Identity, which should serve as private refuge against the world’s indifference, periodically transforms into a weapon of war, and history proceeds in cycles where this metamorphosis repeats with minimal variations on the same monotonous melody of blood and rhetoric, because evidently the human species possesses limited creativity when it comes to justifying hatred and a selective memory that allows it to forget previous horrors with the same ease it forgets a dentist appointment.
In the speech delivered in October 2025 during a Tikvah Fund conference, Melanie Phillips articulated with disarming clarity what we might define as the hierarchy of belonging, proclaiming that Jewish identity must come “first and foremost,” relegating everything else—host nation, citizenship, civic ties, those trivialities that hold pluralistic democracies together—to the rank of secondary concerns, negligible details in the economy of existence. The moment she corrected herself, apologizing almost embarrassedly for having suggested loyalty toward the host country, was not a Freudian slip but an involuntary confession, the type of truth that emerges when one’s guard drops and rhetorical construction collapses for an instant, revealing the naked architecture of thought.

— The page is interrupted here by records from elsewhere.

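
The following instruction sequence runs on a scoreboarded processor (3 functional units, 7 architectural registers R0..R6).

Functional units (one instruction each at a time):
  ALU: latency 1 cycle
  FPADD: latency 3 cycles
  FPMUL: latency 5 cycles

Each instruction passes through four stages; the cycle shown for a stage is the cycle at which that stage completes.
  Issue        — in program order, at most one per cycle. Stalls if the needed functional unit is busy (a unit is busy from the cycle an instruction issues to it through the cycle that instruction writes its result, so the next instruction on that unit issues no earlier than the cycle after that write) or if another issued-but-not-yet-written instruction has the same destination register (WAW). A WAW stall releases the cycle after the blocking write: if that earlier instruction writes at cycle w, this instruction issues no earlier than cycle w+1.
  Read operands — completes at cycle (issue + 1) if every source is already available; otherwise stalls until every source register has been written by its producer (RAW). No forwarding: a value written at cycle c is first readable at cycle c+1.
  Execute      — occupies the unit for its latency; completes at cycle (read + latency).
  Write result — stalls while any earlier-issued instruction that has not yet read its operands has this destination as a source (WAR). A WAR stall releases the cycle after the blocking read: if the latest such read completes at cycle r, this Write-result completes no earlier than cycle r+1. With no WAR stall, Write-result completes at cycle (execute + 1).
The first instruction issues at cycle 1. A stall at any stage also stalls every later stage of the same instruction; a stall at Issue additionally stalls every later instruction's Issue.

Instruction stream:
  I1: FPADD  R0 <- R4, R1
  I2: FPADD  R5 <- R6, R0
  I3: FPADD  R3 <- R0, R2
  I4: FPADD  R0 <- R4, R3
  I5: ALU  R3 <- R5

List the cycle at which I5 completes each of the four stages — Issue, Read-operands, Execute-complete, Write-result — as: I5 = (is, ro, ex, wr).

I5 = (20, 21, 22, 23)

c1: I1 issues→FPADD
c2: I1 reads
c5: I1 exec-done
c6: I1 writes R0
c7: I2 issues→FPADD
c8: I2 reads
c11: I2 exec-done
c12: I2 writes R5
c13: I3 issues→FPADD
c14: I3 reads
c17: I3 exec-done
c18: I3 writes R3
c19: I4 issues→FPADD
c20: I4 reads | I5 issues→ALU
c21: I5 reads
c22: I5 exec-done
c23: I4 exec-done | I5 writes R3
c24: I4 writes R0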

That correction contains the entire tragedy of identity politics taken to its logical extreme, where ethnic fidelity absorbs and cancels any other form of belonging, transforming citizens into sleeper agents of an agenda that transcends national borders and democratic constitutions, creating a network of loyalties operating according to logics other than those of the institutions that should regulate civil coexistence.
But Phillips didn’t stop at the simple hierarchy of loyalties: she proceeded to literally erase from the registry of existence an entire people, declaring with the nonchalance of one who can afford to rewrite reality that “there is no such thing as Palestine” and “there are no Palestinians,” performing that particular form of rhetorical genocide that precedes and prepares the material one, because before physically eliminating people one must convince the world that those people never existed, that their history is an invention, their dead don’t count, their houses built on nothing.
The assertion that Jews are “the only people who have any right to that land… and the only people who have a right to all of that land” possesses the terrible beauty of absolute certainties, those that leave no room for doubt or negotiation because they’re founded on a truth perceived as transcendent, divine, anterior to history and therefore immune to its contingencies, and anyone who has even superficially frequented history books knows perfectly well where these granite certainties lead when translated into territorial politics and military strategies.
During the same conference, figures like Ben Shapiro and Bari Weiss openly discussed how to use Jewish “capital” and influence networks to pursue community interests, and the fact that these conversations occur publicly, without the modesty that normally accompanies discourse on power and its modes of exercise, reveals a level of security and impunity that should give pause. Shapiro dismissed criticisms of billions of dollars in American aid to Israel as “convenient talking points” for the ignorant, with that particular arrogance characterizing those who know they can speak without consequences, who can insult others’ intelligence knowing that power structures will protect them.
Ethnic networking isn’t inherently scandalous—every community practices it with varying degrees of effectiveness and discretion—but when it’s made explicit with this frankness, when it transforms into a declared political project and accompanies contempt for ordinary citizens’ concerns, it fuels exactly that resentment which then manifests in more or less civilized forms, because people tend to react poorly when they discover that lobbies exist operating above their heads, impervious to criticism and normal democratic mechanisms.
This isn’t about attacking Jewish identity or the legitimate search for security—twentieth-century history has provided sufficient reasons to understand those existential anxieties—but about recognizing that when “us first” transforms into “only us,” when memory of suffered pain becomes justification for inflicting other pain, when the historical victim transforms into contemporary executioner without even noticing the transition, then something has gone profoundly wrong in the mechanism that should translate trauma into wisdom rather than replication of horror.
Democratic societies function on the fragile premise that no identity, no history, no past pain confers superior rights to those of others, that coexistence requires constant balancing of reciprocal claims and that the only non-negotiable principle is the equal dignity of all human beings, regardless of ethnicity or faith. When this equilibrium breaks, when one group positions itself above all others and demands that its concerns prevail over those of others, the social fabric tears and violence becomes inevitable, because no people will indefinitely accept inferior status or denial of their own existence.
The call to defend “Western civilization” by protecting Jewish identity rings particularly hollow when that same defense passes through systematic dehumanization of another people, through denial of their most elementary rights, through construction of a system that separates, divides, discriminates with bureaucratic precision that should belong only to historical nightmares we swore never to repeat again.
The uncomfortable truth is that there are no chosen peoples, there are no historical rights that nullify those of the living, there are no identities so precious as to justify annihilating others, and every time humanity has forgotten these elementary principles it has paid the price in blood and ashes, creating new generations of traumatized who will pass on their pain as inheritance and justification for other horrors, in a cycle that perpetuates with the monotony of a broken clock always marking the same tragic hour.